# Rubbermaid Brute 55G



## Russgro (Apr 14, 2010)

Anybody know where to get these in the GTA?


Thanks in advance.


----------



## Will (Jul 24, 2008)

ULINE shipping supply Specialists
60 Hereford Street
Brampton, Ontario, L6Y 0N3
1-800-958-5463
Map & Directions
http://www.uline.ca

OR

on Kijiji: 55 Gallon Waste Containers


----------



## fish_luva (Nov 24, 2009)

hi russ,,,, check out this link and see if they have anything,,, I beleive they are located in Burlington area....I've been searching for a good sight with platic tanks for awhile and as i said in another post in here.. finally found a sight... might attempt ordering one some day once i get my fishroom completed.....

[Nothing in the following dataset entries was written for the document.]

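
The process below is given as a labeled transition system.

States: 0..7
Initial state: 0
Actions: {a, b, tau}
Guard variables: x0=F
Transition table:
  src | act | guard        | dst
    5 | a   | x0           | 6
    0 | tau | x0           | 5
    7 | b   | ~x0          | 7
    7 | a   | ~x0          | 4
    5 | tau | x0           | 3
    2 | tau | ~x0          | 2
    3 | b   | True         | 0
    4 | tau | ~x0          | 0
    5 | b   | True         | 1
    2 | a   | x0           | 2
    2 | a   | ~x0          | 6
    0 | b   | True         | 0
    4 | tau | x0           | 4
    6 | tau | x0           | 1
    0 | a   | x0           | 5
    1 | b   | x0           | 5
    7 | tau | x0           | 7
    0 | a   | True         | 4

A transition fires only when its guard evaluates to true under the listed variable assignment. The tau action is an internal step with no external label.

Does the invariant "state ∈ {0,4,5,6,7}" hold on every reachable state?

Allowed set {0,4,5,6,7}
Reach set: {0,4}
  0: safe
  4: safe

Answer: INVARIANT HOLDS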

http://www.plastictanks.ca/catalog.php


----------



## Dis (Apr 16, 2010)

what are you guys planning on doing with the rubbermaid containers?


----------



## fish_luva (Nov 24, 2009)

Hi DIS, A lot of people use them for making RO/DI water from those water filtration units. A lot of people like to use them to condition tap water for water changes. They let the water sit over 24 hours or they mix in their water conditioners before the put the new water in their tanks. That way they are not putting pure tap water directly into the tanks....That's my plan later on as well to get a really big one and put a pump inside so it mixes the water, then have another pump to go into the tanks...

sorry but that's not the purpose of this thread.... 

cheers!!!!


----------